Para cumplir su mandato con éxito, el líder libertario necesita renovar las bases de legitimidad del poder estatal y, por ello, está cambiando el relato político, tanto sobre el presente como sobre el pasado. Por esto el gobierno enfrenta dos desafíos simultáneos, el primero es abandonar la hegemonía estado-céntrico en todas las esferas de la vida social, especialmente en la economía. Ahí se apunta a una reforma material. Sin embargo, para producirla también necesita una segunda transformación: derrumbar el viejo relato que sostuvo el ciclo anterior y reemplazarlo por otro.
Así está llevando adelante un cambio en el mundo simbólico que es el que ordena, organiza y da sentido a la vida social y política. Ahí hay una gran modificación discursiva, cultural, estética e ideológica que impugna el paradigma dominante desde 1983 hasta 2023. Esta cuestión del cambio dual le da cierta originalidad al proceso político y al mismo tiempo le suma complejidades.

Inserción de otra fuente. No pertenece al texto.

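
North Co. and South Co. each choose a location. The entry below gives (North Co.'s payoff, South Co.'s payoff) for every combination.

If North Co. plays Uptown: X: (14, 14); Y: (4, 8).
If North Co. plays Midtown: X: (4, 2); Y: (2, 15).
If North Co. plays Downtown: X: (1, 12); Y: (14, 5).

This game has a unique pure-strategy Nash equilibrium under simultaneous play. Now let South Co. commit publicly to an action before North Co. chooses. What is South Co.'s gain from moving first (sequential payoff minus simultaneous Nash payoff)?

0

Backward induction with South Co. moving first.
- X → North Co. plays Uptown (best of 14, 4, 1); South Co. gets 14.
- Y → North Co. plays Downtown (best of 4, 2, 14); South Co. gets 5.
Maximizing over 14, 5, South Co. chooses X. Subgame-perfect outcome: (Uptown, X) with payoffs (14, 14).
For the simultaneous game, intersect best replies.
North Co.'s best replies: X→Uptown; Y→Downtown.
South Co.'s best replies: Uptown→X; Midtown→Y; Downtown→X.
The unique mutual best reply is (Uptown, X), giving (14, 14).
South Co.'s commitment gain: 14 − 14 = 0.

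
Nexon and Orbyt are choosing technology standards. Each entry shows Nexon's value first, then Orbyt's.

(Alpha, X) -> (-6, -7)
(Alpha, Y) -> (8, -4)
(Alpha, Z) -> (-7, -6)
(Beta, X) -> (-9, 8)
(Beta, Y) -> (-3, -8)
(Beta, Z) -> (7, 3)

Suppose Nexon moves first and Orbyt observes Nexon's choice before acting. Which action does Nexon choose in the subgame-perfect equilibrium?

Alpha

Backward induction with Nexon moving first.
- Alpha → Orbyt plays Y (best of -7, -4, -6); Nexon gets 8.
- Beta → Orbyt plays X (best of 8, -8, 3); Nexon gets -9.
Among 8, -9, the best is 8 at Alpha. Subgame-perfect outcome: (Alpha, Y) with payoffs (8, -4).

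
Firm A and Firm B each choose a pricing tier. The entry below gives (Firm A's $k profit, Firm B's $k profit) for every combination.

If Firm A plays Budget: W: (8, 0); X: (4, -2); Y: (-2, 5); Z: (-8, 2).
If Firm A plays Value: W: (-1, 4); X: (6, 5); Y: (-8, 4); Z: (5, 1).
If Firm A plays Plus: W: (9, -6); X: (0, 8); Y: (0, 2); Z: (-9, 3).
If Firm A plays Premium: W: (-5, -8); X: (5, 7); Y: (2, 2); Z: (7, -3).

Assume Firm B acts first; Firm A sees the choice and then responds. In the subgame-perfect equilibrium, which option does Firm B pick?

X

Firm A best-responds to each possible Firm B move:
- W: BR = Plus, leader payoff -6.
- X: BR = Value, leader payoff 5.
- Y: BR = Premium, leader payoff 2.
- Z: BR = Premium, leader payoff -3.
Maximizing over -6, 5, 2, -3, Firm B chooses X. Subgame-perfect outcome: (Value, X) with payoffs (6, 5).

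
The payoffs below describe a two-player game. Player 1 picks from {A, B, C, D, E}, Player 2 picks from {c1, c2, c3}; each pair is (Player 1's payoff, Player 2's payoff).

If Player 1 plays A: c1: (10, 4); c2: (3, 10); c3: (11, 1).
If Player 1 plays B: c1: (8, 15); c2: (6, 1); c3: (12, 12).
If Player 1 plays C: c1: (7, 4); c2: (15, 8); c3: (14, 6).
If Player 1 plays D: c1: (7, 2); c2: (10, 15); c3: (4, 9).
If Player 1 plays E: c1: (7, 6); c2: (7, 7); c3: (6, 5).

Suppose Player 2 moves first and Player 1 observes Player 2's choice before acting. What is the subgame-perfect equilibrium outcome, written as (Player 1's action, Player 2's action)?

Player 1 best-responds to each possible Player 2 move:
- c1 → Player 1 plays A (best of 10, 8, 7, 7, 7); Player 2 gets 4.
- c2 → Player 1 plays C (best of 3, 6, 15, 10, 7); Player 2 gets 8.
- c3 → Player 1 plays C (best of 11, 12, 14, 4, 6); Player 2 gets 6.
Maximizing over 4, 8, 6, Player 2 chooses c2. Subgame-perfect outcome: (C, c2) with payoffs (15, 8).

(C, c2)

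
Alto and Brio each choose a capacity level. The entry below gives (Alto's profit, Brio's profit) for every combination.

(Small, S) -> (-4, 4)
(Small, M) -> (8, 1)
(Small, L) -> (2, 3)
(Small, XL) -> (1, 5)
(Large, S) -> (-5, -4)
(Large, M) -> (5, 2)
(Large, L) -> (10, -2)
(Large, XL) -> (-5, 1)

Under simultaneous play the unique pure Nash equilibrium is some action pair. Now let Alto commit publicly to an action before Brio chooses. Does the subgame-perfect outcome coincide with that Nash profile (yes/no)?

no

Backward induction with Alto moving first.
- Small: Brio compares 4, 1, 3, 5 and picks XL; Alto would get 1.
- Large: Brio compares -4, 2, -2, 1 and picks M; Alto would get 5.
Among 1, 5, the best is 5 at Large. Subgame-perfect outcome: (Large, M) with payoffs (5, 2).
Now find the simultaneous Nash equilibrium.
Alto's best replies: S→Small; M→Small; L→Large; XL→Small.
Brio's best replies: Small→XL; Large→M.
Only (Small, XL) has each player best-responding; Nash payoffs (1, 5).
Sequential outcome (Large, M) differs from the Nash profile (Small, XL).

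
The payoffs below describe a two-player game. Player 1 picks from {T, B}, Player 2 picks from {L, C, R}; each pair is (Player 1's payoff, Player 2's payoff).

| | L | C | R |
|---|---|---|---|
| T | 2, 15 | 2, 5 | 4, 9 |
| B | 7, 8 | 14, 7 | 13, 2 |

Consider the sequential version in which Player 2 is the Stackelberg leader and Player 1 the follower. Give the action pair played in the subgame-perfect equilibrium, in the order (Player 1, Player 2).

Solve by backward induction (Player 2 leads).
- L: BR = B, leader payoff 8.
- C: BR = B, leader payoff 7.
- R: BR = B, leader payoff 2.
Among 8, 7, 2, the best is 8 at L. Subgame-perfect outcome: (B, L) with payoffs (7, 8).

(B, L)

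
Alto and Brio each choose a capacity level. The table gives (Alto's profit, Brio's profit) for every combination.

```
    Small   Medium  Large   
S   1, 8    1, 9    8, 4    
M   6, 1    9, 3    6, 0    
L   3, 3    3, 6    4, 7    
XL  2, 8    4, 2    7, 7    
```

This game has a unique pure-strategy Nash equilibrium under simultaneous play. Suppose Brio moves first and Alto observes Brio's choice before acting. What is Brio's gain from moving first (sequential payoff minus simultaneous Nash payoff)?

1

Alto best-responds to each possible Brio move:
- Small → Alto plays M (best of 1, 6, 3, 2); Brio gets 1.
- Medium → Alto plays M (best of 1, 9, 3, 4); Brio gets 3.
- Large → Alto plays S (best of 8, 6, 4, 7); Brio gets 4.
Maximizing over 1, 3, 4, Brio chooses Large. Subgame-perfect outcome: (S, Large) with payoffs (8, 4).
Under simultaneous play:
Alto's best replies: Small→M; Medium→M; Large→S.
Brio's best replies: S→Medium; M→Medium; L→Large; XL→Small.
Only (M, Medium) has each player best-responding; Nash payoffs (9, 3).
Brio's commitment gain: 4 − 3 = 1.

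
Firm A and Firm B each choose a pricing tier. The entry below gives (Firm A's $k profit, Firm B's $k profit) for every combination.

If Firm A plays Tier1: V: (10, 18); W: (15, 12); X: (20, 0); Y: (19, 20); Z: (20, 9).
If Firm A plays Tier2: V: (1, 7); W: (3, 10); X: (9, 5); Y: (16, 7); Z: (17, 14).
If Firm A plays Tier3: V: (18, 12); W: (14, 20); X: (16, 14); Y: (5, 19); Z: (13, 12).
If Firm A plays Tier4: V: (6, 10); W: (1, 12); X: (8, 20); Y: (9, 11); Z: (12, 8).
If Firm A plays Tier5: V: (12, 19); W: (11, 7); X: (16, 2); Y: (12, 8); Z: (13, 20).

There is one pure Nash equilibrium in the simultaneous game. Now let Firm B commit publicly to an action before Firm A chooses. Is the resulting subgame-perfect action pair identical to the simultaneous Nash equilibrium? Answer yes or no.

Work backward from Firm A's decision.
- V: Firm A compares 10, 1, 18, 6, 12 and picks Tier3; Firm B would get 12.
- W: Firm A compares 15, 3, 14, 1, 11 and picks Tier1; Firm B would get 12.
- X: Firm A compares 20, 9, 16, 8, 16 and picks Tier1; Firm B would get 0.
- Y: Firm A compares 19, 16, 5, 9, 12 and picks Tier1; Firm B would get 20.
- Z: Firm A compares 20, 17, 13, 12, 13 and picks Tier1; Firm B would get 9.
Maximizing over 12, 12, 0, 20, 9, Firm B chooses Y. Subgame-perfect outcome: (Tier1, Y) with payoffs (19, 20).
Under simultaneous play:
Firm A's best replies: V→Tier3; W→Tier1; X→Tier1; Y→Tier1; Z→Tier1.
Firm B's best replies: Tier1→Y; Tier2→Z; Tier3→W; Tier4→X; Tier5→Z.
Only (Tier1, Y) has each player best-responding; Nash payoffs (19, 20).
Sequential outcome (Tier1, Y) coincides with the Nash profile (Tier1, Y).

yes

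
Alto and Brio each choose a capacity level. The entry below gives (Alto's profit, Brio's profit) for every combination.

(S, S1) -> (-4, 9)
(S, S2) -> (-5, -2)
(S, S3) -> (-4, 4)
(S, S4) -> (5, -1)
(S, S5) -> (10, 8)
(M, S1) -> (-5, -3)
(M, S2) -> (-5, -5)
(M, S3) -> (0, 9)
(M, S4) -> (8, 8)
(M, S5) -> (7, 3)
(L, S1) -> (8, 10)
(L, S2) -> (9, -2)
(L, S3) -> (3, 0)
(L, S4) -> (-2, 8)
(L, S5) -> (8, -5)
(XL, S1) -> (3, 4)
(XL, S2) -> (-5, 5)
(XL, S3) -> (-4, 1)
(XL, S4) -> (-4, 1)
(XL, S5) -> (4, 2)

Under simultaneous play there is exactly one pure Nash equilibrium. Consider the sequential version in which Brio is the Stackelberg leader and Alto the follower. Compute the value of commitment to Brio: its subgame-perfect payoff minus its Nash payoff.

Backward induction with Brio moving first.
- S1: Alto compares -4, -5, 8, 3 and picks L; Brio would get 10.
- S2: Alto compares -5, -5, 9, -5 and picks L; Brio would get -2.
- S3: Alto compares -4, 0, 3, -4 and picks L; Brio would get 0.
- S4: Alto compares 5, 8, -2, -4 and picks M; Brio would get 8.
- S5: Alto compares 10, 7, 8, 4 and picks S; Brio would get 8.
Maximizing over 10, -2, 0, 8, 8, Brio chooses S1. Subgame-perfect outcome: (L, S1) with payoffs (8, 10).
For the simultaneous game, intersect best replies.
Alto's best replies: S1→L; S2→L; S3→L; S4→M; S5→S.
Brio's best replies: S→S1; M→S3; L→S1; XL→S2.
Only (L, S1) has each player best-responding; Nash payoffs (8, 10).
Brio's commitment gain: 10 − 10 = 0.

0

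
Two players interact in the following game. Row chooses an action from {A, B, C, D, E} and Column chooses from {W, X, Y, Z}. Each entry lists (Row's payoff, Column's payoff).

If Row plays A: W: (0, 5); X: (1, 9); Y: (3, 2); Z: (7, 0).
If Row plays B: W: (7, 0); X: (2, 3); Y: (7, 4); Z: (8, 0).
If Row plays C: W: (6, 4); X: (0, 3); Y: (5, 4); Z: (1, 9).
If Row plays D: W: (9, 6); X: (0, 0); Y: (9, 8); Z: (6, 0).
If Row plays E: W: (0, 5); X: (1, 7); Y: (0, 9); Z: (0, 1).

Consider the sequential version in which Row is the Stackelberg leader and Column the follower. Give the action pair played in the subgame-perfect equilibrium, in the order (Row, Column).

Solve by backward induction (Row leads).
- A: Column compares 5, 9, 2, 0 and picks X; Row would get 1.
- B: Column compares 0, 3, 4, 0 and picks Y; Row would get 7.
- C: Column compares 4, 3, 4, 9 and picks Z; Row would get 1.
- D: Column compares 6, 0, 8, 0 and picks Y; Row would get 9.
- E: Column compares 5, 7, 9, 1 and picks Y; Row would get 0.
Maximizing over 1, 7, 1, 9, 0, Row chooses D. Subgame-perfect outcome: (D, Y) with payoffs (9, 8).

(D, Y)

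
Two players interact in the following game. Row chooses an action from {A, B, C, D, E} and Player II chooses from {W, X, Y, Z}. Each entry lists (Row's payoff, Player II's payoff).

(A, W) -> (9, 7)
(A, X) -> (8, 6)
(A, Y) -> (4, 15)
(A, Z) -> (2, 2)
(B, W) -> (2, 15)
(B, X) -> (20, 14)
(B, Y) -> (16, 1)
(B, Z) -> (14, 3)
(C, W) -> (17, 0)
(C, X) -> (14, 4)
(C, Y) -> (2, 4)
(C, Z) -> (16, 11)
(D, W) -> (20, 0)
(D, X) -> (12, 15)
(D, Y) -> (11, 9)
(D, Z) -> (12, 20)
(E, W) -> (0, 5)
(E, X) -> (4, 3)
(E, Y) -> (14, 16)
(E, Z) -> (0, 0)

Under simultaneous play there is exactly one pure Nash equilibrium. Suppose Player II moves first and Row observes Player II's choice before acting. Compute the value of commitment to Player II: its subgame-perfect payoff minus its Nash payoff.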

Para los que formaron su experiencia vital de la adolescencia a la adultez en esas décadas de relato uniforme y forman parte de él, el cambio es como una ofensa personal e insoportable que traducen como una desnaturalización de la verdadera democracia. Flaco favor para el sistema. Esto también genera confusión y dificultades en sectores no tan opositores. Sobre todo, en los que apoyan los cambios económicos, pero que no se sienten cómodos con el nuevo relato.
Hacia adelante no hay muchas posibilidades. Si el viejo pacto corporativo, es decir, el gran entramado construido en torno al Estado, acepta la necesidad de un cambio de época y de reglas de juego frente a la crisis que ellos mismos han producido, podrá haber avances y acuerdos, incluso con disidencias. Pero si no, y el gobierno quiere cumplir con su mandato de cambio, entonces tendrá que en construir una nueva legitimidad que, para imponerse, deberá desarmar y reemplazar a la que se organizó en torno a la política desde 1983 y su relato.
¿Cómo será lo nuevo?
Ahí reside una de las grandes incertidumbres del proceso que estamos viviendo.